If Trump’s threats have made anything clear, it’s that Danes don’t care about Greenland
Donald Trump has reiterated his desire to take over Greenland. But are Danes as concerned as they might seem?
When I have asked a number of Danes how they would feel if they “lost” Greenland, two points have been raised: first, that it’s not theirs to lose and, second, that many of them would not be all that bothered. When I point out that their kingdom would lose the largest island in the world, a crucial territory in what is rapidly becoming the 21st century’s most important geopolitical conflict zone, I have been met with shrugs. “We would only be proud if the Greenlanders took control of their country and if we helped with that in an orderly way,” the director of a Danish technology company told me over lunch last week. A senior civil servant, also at the table, agreed. “I think we’d be very satisfied if they felt they could go it alone,” she said.
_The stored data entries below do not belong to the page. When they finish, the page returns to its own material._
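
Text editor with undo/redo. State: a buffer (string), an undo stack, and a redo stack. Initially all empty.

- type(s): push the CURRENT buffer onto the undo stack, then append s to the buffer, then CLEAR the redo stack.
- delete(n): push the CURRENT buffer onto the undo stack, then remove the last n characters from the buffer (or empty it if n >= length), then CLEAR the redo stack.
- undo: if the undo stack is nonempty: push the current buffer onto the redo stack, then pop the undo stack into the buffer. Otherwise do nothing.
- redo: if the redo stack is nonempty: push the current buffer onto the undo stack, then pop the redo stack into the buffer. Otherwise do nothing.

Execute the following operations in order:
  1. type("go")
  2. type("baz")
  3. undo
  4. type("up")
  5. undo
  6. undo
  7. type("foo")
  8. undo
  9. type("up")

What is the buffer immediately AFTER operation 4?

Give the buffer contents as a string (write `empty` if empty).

Answer: goup

Derivation:
After op 1 (type): buf='go' undo_depth=1 redo_depth=0
After op 2 (type): buf='gobaz' undo_depth=2 redo_depth=0
After op 3 (undo): buf='go' undo_depth=1 redo_depth=1
After op 4 (type): buf='goup' undo_depth=2 redo_depth=0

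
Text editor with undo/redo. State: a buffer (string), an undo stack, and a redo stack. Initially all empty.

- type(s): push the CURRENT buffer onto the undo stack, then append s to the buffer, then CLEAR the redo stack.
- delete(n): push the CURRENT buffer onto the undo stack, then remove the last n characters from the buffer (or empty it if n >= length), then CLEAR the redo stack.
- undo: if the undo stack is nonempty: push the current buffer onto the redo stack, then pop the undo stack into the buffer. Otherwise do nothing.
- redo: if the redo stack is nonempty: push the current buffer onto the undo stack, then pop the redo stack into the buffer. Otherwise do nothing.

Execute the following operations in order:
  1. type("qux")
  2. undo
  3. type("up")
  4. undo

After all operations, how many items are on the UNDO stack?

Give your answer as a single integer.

After op 1 (type): buf='qux' undo_depth=1 redo_depth=0
After op 2 (undo): buf='(empty)' undo_depth=0 redo_depth=1
After op 3 (type): buf='up' undo_depth=1 redo_depth=0
After op 4 (undo): buf='(empty)' undo_depth=0 redo_depth=1

Answer: 0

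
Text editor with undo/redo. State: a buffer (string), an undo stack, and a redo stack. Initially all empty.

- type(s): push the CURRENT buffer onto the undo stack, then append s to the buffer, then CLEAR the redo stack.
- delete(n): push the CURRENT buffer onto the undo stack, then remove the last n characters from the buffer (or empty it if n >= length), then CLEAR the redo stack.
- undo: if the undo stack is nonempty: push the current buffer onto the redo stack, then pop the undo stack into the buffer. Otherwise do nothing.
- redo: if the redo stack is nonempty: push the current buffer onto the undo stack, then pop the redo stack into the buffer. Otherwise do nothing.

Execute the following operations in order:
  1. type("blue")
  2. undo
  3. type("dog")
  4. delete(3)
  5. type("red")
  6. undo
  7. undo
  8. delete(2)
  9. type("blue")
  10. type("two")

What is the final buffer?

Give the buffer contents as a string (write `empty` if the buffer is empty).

Answer: dbluetwo

Derivation:
After op 1 (type): buf='blue' undo_depth=1 redo_depth=0
After op 2 (undo): buf='(empty)' undo_depth=0 redo_depth=1
After op 3 (type): buf='dog' undo_depth=1 redo_depth=0
After op 4 (delete): buf='(empty)' undo_depth=2 redo_depth=0
After op 5 (type): buf='red' undo_depth=3 redo_depth=0
After op 6 (undo): buf='(empty)' undo_depth=2 redo_depth=1
After op 7 (undo): buf='dog' undo_depth=1 redo_depth=2
After op 8 (delete): buf='d' undo_depth=2 redo_depth=0
After op 9 (type): buf='dblue' undo_depth=3 redo_depth=0
After op 10 (type): buf='dbluetwo' undo_depth=4 redo_depth=0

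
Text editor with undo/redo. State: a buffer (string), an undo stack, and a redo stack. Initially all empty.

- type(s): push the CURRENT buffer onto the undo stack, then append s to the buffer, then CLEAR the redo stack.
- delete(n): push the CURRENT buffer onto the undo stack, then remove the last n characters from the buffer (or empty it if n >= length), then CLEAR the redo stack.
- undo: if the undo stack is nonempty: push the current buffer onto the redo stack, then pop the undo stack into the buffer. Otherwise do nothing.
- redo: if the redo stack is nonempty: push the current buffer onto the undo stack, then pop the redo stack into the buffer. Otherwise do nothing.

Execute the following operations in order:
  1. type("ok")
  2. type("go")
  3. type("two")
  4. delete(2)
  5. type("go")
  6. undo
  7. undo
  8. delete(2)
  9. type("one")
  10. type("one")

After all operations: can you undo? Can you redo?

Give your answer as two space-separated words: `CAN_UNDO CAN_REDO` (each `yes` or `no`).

Answer: yes no

Derivation:
After op 1 (type): buf='ok' undo_depth=1 redo_depth=0
After op 2 (type): buf='okgo' undo_depth=2 redo_depth=0
After op 3 (type): buf='okgotwo' undo_depth=3 redo_depth=0
After op 4 (delete): buf='okgot' undo_depth=4 redo_depth=0
After op 5 (type): buf='okgotgo' undo_depth=5 redo_depth=0
After op 6 (undo): buf='okgot' undo_depth=4 redo_depth=1
After op 7 (undo): buf='okgotwo' undo_depth=3 redo_depth=2
After op 8 (delete): buf='okgot' undo_depth=4 redo_depth=0
After op 9 (type): buf='okgotone' undo_depth=5 redo_depth=0
After op 10 (type): buf='okgotoneone' undo_depth=6 redo_depth=0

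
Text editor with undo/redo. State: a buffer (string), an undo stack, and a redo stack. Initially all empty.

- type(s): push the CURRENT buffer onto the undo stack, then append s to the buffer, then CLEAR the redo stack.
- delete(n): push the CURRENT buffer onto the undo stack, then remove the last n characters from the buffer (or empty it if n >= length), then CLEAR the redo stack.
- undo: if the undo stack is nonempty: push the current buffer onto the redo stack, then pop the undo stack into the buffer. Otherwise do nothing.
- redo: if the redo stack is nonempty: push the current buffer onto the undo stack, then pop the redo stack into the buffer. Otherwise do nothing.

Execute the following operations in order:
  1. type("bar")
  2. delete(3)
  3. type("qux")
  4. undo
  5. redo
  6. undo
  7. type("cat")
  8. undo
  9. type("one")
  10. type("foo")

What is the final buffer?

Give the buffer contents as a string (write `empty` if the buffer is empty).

Answer: onefoo

Derivation:
After op 1 (type): buf='bar' undo_depth=1 redo_depth=0
After op 2 (delete): buf='(empty)' undo_depth=2 redo_depth=0
After op 3 (type): buf='qux' undo_depth=3 redo_depth=0
After op 4 (undo): buf='(empty)' undo_depth=2 redo_depth=1
After op 5 (redo): buf='qux' undo_depth=3 redo_depth=0
After op 6 (undo): buf='(empty)' undo_depth=2 redo_depth=1
After op 7 (type): buf='cat' undo_depth=3 redo_depth=0
After op 8 (undo): buf='(empty)' undo_depth=2 redo_depth=1
After op 9 (type): buf='one' undo_depth=3 redo_depth=0
After op 10 (type): buf='onefoo' undo_depth=4 redo_depth=0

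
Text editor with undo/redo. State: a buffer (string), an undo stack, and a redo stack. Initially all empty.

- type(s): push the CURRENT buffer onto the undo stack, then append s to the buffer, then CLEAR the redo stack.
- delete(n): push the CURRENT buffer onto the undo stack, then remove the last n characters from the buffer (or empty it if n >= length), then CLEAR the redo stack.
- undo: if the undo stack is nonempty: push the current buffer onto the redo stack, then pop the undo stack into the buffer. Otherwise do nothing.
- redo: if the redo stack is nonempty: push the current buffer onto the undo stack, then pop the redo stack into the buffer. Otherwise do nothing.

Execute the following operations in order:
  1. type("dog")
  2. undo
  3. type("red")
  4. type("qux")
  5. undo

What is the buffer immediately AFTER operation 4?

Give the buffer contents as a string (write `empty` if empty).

Answer: redqux

Derivation:
After op 1 (type): buf='dog' undo_depth=1 redo_depth=0
After op 2 (undo): buf='(empty)' undo_depth=0 redo_depth=1
After op 3 (type): buf='red' undo_depth=1 redo_depth=0
After op 4 (type): buf='redqux' undo_depth=2 redo_depth=0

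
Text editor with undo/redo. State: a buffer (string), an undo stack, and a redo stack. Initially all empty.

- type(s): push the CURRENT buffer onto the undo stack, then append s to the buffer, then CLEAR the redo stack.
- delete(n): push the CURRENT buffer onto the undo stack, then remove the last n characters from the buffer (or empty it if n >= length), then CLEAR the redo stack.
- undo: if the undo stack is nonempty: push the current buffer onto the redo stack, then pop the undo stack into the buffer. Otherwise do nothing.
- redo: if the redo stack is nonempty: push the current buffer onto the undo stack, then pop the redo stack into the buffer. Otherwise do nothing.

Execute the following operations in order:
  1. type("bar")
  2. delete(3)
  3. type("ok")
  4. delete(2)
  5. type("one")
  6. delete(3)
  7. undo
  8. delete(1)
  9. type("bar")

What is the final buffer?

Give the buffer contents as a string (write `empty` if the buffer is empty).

Answer: onbar

Derivation:
After op 1 (type): buf='bar' undo_depth=1 redo_depth=0
After op 2 (delete): buf='(empty)' undo_depth=2 redo_depth=0
After op 3 (type): buf='ok' undo_depth=3 redo_depth=0
After op 4 (delete): buf='(empty)' undo_depth=4 redo_depth=0
After op 5 (type): buf='one' undo_depth=5 redo_depth=0
After op 6 (delete): buf='(empty)' undo_depth=6 redo_depth=0
After op 7 (undo): buf='one' undo_depth=5 redo_depth=1
After op 8 (delete): buf='on' undo_depth=6 redo_depth=0
After op 9 (type): buf='onbar' undo_depth=7 redo_depth=0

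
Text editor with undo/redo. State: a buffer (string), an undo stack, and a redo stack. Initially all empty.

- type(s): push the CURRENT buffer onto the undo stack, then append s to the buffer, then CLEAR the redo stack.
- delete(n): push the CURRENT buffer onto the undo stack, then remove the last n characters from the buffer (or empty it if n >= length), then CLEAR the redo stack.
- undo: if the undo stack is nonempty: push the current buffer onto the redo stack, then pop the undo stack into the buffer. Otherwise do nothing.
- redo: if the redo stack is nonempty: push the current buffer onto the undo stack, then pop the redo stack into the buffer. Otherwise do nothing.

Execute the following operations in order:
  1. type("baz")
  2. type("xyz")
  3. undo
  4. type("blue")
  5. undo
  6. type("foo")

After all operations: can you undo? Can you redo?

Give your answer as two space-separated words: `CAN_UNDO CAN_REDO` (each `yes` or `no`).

After op 1 (type): buf='baz' undo_depth=1 redo_depth=0
After op 2 (type): buf='bazxyz' undo_depth=2 redo_depth=0
After op 3 (undo): buf='baz' undo_depth=1 redo_depth=1
After op 4 (type): buf='bazblue' undo_depth=2 redo_depth=0
After op 5 (undo): buf='baz' undo_depth=1 redo_depth=1
After op 6 (type): buf='bazfoo' undo_depth=2 redo_depth=0

Answer: yes no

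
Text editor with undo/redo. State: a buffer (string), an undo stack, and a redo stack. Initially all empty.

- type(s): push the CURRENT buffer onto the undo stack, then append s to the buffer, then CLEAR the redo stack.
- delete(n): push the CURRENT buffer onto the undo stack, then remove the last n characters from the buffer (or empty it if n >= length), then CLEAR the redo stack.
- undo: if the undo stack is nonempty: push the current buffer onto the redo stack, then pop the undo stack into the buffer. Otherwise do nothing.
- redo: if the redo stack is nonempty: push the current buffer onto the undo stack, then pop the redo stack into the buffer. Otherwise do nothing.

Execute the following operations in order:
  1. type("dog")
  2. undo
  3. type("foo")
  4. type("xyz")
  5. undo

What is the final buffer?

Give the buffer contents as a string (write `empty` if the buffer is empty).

Answer: foo

Derivation:
After op 1 (type): buf='dog' undo_depth=1 redo_depth=0
After op 2 (undo): buf='(empty)' undo_depth=0 redo_depth=1
After op 3 (type): buf='foo' undo_depth=1 redo_depth=0
After op 4 (type): buf='fooxyz' undo_depth=2 redo_depth=0
After op 5 (undo): buf='foo' undo_depth=1 redo_depth=1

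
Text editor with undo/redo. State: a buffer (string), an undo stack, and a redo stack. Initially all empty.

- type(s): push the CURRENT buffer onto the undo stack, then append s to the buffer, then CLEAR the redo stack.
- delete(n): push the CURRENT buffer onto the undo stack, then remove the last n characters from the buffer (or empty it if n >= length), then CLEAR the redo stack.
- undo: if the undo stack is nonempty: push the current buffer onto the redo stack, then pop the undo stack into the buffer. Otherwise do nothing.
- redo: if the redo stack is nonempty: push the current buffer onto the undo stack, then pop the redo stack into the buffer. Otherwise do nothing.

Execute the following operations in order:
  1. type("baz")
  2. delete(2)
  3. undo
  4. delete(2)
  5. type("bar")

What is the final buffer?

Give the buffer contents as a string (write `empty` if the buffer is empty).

After op 1 (type): buf='baz' undo_depth=1 redo_depth=0
After op 2 (delete): buf='b' undo_depth=2 redo_depth=0
After op 3 (undo): buf='baz' undo_depth=1 redo_depth=1
After op 4 (delete): buf='b' undo_depth=2 redo_depth=0
After op 5 (type): buf='bbar' undo_depth=3 redo_depth=0

Answer: bbar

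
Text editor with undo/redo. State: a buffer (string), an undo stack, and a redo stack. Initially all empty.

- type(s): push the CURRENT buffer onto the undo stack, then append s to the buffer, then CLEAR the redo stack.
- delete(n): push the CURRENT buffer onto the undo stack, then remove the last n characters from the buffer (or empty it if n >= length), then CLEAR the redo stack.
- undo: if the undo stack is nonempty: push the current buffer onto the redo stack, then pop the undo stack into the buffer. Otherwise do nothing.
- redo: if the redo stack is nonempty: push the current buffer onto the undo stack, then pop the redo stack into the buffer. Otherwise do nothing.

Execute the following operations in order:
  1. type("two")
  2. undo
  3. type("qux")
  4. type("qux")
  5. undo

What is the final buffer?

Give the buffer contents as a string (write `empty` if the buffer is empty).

After op 1 (type): buf='two' undo_depth=1 redo_depth=0
After op 2 (undo): buf='(empty)' undo_depth=0 redo_depth=1
After op 3 (type): buf='qux' undo_depth=1 redo_depth=0
After op 4 (type): buf='quxqux' undo_depth=2 redo_depth=0
After op 5 (undo): buf='qux' undo_depth=1 redo_depth=1

Answer: qux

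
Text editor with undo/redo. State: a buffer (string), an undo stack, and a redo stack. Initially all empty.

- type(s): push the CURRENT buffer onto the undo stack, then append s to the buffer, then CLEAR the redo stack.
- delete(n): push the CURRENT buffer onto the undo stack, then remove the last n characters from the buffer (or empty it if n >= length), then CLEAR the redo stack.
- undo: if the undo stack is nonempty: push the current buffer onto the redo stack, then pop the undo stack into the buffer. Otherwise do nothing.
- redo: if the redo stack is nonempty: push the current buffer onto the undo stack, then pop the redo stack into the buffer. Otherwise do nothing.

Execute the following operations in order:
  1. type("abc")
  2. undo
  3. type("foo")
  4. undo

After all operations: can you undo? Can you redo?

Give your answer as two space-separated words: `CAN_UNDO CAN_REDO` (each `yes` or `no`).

After op 1 (type): buf='abc' undo_depth=1 redo_depth=0
After op 2 (undo): buf='(empty)' undo_depth=0 redo_depth=1
After op 3 (type): buf='foo' undo_depth=1 redo_depth=0
After op 4 (undo): buf='(empty)' undo_depth=0 redo_depth=1

Answer: no yes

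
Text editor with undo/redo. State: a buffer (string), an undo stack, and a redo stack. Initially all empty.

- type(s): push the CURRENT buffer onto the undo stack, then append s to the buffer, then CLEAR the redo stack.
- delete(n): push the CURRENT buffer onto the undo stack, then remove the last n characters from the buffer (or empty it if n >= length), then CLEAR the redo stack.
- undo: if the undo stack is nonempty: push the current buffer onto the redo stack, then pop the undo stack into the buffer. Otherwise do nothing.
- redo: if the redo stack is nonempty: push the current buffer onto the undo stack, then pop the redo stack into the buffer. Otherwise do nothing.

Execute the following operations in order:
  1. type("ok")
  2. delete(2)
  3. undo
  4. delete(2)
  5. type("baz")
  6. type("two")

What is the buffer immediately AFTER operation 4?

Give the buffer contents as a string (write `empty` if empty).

After op 1 (type): buf='ok' undo_depth=1 redo_depth=0
After op 2 (delete): buf='(empty)' undo_depth=2 redo_depth=0
After op 3 (undo): buf='ok' undo_depth=1 redo_depth=1
After op 4 (delete): buf='(empty)' undo_depth=2 redo_depth=0

Answer: empty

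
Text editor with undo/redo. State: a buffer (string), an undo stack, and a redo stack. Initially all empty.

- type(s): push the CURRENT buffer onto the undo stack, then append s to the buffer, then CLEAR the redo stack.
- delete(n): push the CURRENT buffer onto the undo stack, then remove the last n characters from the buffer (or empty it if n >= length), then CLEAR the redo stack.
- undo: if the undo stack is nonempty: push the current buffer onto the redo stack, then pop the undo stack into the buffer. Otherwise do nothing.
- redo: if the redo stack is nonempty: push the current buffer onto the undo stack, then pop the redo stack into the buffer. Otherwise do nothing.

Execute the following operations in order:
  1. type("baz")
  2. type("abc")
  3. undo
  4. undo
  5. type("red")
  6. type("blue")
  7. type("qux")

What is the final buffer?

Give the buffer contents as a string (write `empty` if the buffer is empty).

Answer: redbluequx

Derivation:
After op 1 (type): buf='baz' undo_depth=1 redo_depth=0
After op 2 (type): buf='bazabc' undo_depth=2 redo_depth=0
After op 3 (undo): buf='baz' undo_depth=1 redo_depth=1
After op 4 (undo): buf='(empty)' undo_depth=0 redo_depth=2
After op 5 (type): buf='red' undo_depth=1 redo_depth=0
After op 6 (type): buf='redblue' undo_depth=2 redo_depth=0
After op 7 (type): buf='redbluequx' undo_depth=3 redo_depth=0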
With a population of about 56,500, “going it alone” is not really an option for Greenland, which has always been an economic burden on the Danes. Denmark spends about DKK5bn (€670m) a year on the territory – not just within it but also, for example, on flying hundreds of Greenlanders to Copenhagen every year for often relatively routine medical procedures. But it has also been a long-term moral burden. Denmark’s colonial past is much like that of every other nation with such history: there are incidents of which it is not proud.

Last year, for instance, the Danish prime minister, Mette Frederiksen, apologised for contraceptive devices fitted to thousands of Greenlandic women without their consent by Danish healthcare workers in the 1960s and 1970s.
But Danes can also get a little weary of these kinds of grievances. A while ago, I was invited for a presentation at Det Grønlandske Hus in Aarhus. I expected a forward-looking pitch about the wonders of Greenland’s nature and landscape; perhaps something positive about independence. Instead, I received an hourlong lecture about the injustices and hardships suffered by Greenlanders under the colonial yoke over the centuries and a contemporary portrait of social hardship, neglect and victimhood. I left feeling marginally more sympathy towards the Danes than the Greenlanders, which I don’t think was the aim.
There is, of course, the eternal promise of the mineral riches beneath the Arctic permafrost that would be lost. But Danish friends point out that those riches are as yet largely unverified and will be hugely expensive – perhaps impossible – to extract, even with the ice gone. There is almost no infrastructure in place in Greenland and its hostile climate makes the construction of roads and ports prohibitively expensive, they say.
What Greenland has brought Denmark over the decades is international status, a seat at the Arctic table and the proud if rather hollow boast about the sheer quantity of square mileage at its command. This might explain why Danish politicians have remained so actively engaged in the matter while the populace at large is, at best, indifferent.
When the US president, Donald Trump, first voiced his wish to make Greenland the 51st state of the US during his first term, Frederiksen openly mocked him. She isn’t laughing now but is instead playing the Nato card. The US taking territory by force from another Nato member would mean the end of the Western alliance and of the postwar world order – which is why European leaders have been unusually trenchant in their support of Denmark too. (In a debate in the European Parliament, one Danish right-winger told Trump to “fuck off”. Only time will tell if that was a counterproductive strategy.)
But who really controls Greenland? Not the United States. But not entirely Denmark either – the Danes run foreign and defence affairs only. Even Greenlanders don’t really “own” it, at least not individually. Under Greenlandic law, no one can own the land on which their property stands – they merely lease it from Greenland’s government. Does that make it simpler or more complicated to “buy” the island? To be honest, at this stage, I have absolutely no idea. But what I do know is that the fate of Greenland would seem to offer no upsides for Denmark, either way.